My No. 1 job as executive director of the Low Income Housing Institute is to provide affordable housing for workers in low-wage jobs and shelter for people experiencing homelessness. I firmly believe that housing is a human right and that it is a transformative vehicle to advance social justice. During the past few years in the Pacific Northwest, we have seen once-in-a-generation wildfires fill our sky with smoke become once-every-summer wildfires, and I believe now more so than ever that we must look at affordable housing as a climate-justice issue — and a climate solution.
I’ve always thought of cars and the auto industry as big culprits in terms of pollution and climate change, not our big buildings offering dozens of safe, affordable apartments for mothers with children, veterans, seniors, refugees, formerly homeless individuals and others. But it turns out buildings are gas guzzlers, too, and in a surprisingly big way, when powered with so-called “natural” gas.
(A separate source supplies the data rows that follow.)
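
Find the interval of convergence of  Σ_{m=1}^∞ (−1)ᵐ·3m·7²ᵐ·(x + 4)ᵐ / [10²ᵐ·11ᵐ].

The ratio of consecutive coefficients is [3(m+1)/3m] · 49/(100·11) → 49/1100.
Convergence for |x + 4| · 49/1100 < 1, i.e. |x + 4| < 1100/49. So R = 1100/49.
At x = 904/49: the terms have absolute value of order m, which does not tend to 0, so the series diverges by the divergence test.
Endpoint x = -1296/49: the m-th term does not approach 0; divergence by the term test.

(-1296/49, 904/49)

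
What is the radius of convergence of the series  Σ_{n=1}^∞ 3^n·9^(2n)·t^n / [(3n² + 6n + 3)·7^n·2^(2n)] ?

By the ratio test, |a_{n+1}/a_n| = [(3n² + 6n + 3)/(3(n+1)² + 6(n+1) + 3)] · 3·81/(7·4) → 243/28.
Convergence for |t| · 243/28 < 1, i.e. |t| < 28/243. So R = 28/243.

R = 28/243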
Buildings are one of the largest and fastest-growing sources of climate pollution in Washington, contributing about one-quarter (23%) of our state’s carbon emissions. Why should I also care about climate change and LIHI’s buildings when homelessness is at an all-time high? One reason is that last summer’s heat waves, which killed hundreds across the Northwest, hit homeless people and those in poorly insulated houses the hardest. Another is that those with the lowest incomes will have the longest, toughest financial recovery from the recent devastating floods.
My first priority is to end homelessness by dramatically growing our affordable housing options, opening tiny house villages and converting hotels into shelter. However, the urgency of putting roofs over heads does not mean we must mortgage our future. I also want our building stock to contribute to community health over the long-term, addressing the housing crisis and the climate crisis together. We can do that through all-electric building to ensure fossil fuel-free housing.
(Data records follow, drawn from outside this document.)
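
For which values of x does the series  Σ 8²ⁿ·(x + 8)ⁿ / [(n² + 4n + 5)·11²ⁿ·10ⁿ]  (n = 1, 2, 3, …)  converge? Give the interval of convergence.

[-861/32, 349/32]

Apply the ratio test: |a_{n+1}| / |a_n| = [(n² + 4n + 5)/((n+1)² + 4(n+1) + 5)] · 64/(121·10), which tends to 32/605 as n → ∞.
The series converges when 32/605 · |x + 8| < 1, giving R = 605/32.
When x = 349/32, the series is dominated by a constant times Σ 1/n², which converges (p = 2 > 1).
Endpoint x = -861/32: absolute convergence follows by limit comparison with Σ 1/n².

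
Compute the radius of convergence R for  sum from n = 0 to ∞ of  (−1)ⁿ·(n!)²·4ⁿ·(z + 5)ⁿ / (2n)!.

R = 1

Ratio test: |a_{n+1}/a_n| = (n+1)²/[(2n+1)·(2n+2)] · 4 → 1 as n → ∞.
Convergence for |z + 5| < 1, so R = 1.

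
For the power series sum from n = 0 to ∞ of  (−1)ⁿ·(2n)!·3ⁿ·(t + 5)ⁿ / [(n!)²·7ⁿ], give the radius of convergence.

The ratio of consecutive coefficients is (2n+1)·(2n+2)/(n+1)² · 3/7 → 12/7.
The series converges when 12/7 · |t + 5| < 1, giving R = 7/12.

R = 7/12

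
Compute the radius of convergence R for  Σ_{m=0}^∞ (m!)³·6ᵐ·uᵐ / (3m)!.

By the ratio test, |a_{m+1}/a_m| = (m+1)³/[(3m+1)·(3m+2)·(3m+3)] · 6 → 2/9.
Thus R = 1/(2/9) = 9/2.

R = 9/2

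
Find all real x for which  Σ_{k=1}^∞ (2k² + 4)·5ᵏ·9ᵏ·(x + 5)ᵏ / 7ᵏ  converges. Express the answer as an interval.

(-232/45, -218/45)

The ratio of consecutive coefficients is [(2(k+1)² + 4)/(2k² + 4)] · 5·9/7 → 45/7.
Convergence for |x + 5| · 45/7 < 1, i.e. |x + 5| < 7/45. So R = 7/45.
When x = -218/45, the terms have absolute value of order k², which does not tend to 0, so the series diverges by the divergence test.
At x = -232/45: the terms do not tend to 0, so the series diverges.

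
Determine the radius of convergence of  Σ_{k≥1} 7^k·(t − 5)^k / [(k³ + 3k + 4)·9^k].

R = 9/7

Ratio test: |a_{k+1}/a_k| = [(k³ + 3k + 4)/((k+1)³ + 3(k+1) + 4)] · 7/9 → 7/9 as k → ∞.
The series converges when 7/9 · |t − 5| < 1, giving R = 9/7.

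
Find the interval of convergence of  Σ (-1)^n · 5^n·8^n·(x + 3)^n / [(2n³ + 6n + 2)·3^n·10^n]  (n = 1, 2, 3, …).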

My vocabulary in recent years has expanded to include not only “heat dome” and “atmospheric river,” but also the far more pleasant “electric heat pump.” While several years ago many people thought of “green buildings” as something for the upper income brackets, now we see building green as smart and cost effective for those on limited incomes. No one should live in “leaky buildings,” ones that are uncomfortably drafty, cold and even moldy from moisture coming in. Building energy codes, while a dull-sounding term, are exciting for our sector in terms of the benefits the codes bring to residents who can live in physical comfort. We must pay attention to “building envelopes” that help keep buildings airtight, not leaky — cooler in the summer and warmer in the winter.
Going all-electric also makes smart financial sense for those of us working in the affordable housing sector. When it comes to financing affordable housing, raising money for capital costs is almost always easier than ensuring we have enough operating funds for the life of the building and its tenants. When we spend the money up front to make buildings more energy-efficient with electric heat pumps for space and water heating, our long-term utility costs go down. Investing in energy efficiency for these multifamily buildings helps build long-term economic resilience for the entire housing market.
When Washingtonians suffer through extreme weather events, those living in buildings built to the highest standards of energy code fare the best. And in this year of devastating climate-driven wildfires, and unprecedented and deadly heat waves and flooding, it has never been more necessary for everyone to have access to healthy, climate-ready and energy-efficient buildings, regardless of race or income.
When people think of affordable housing advocacy they often think more about homelessness and less about energy efficiency or commercial energy codes. But developing affordable housing cannot just be about getting homes built as fast as possible. We need to build thoughtfully and sustainably. We must all do our part to address climate change, starting with smart all-electric building energy codes.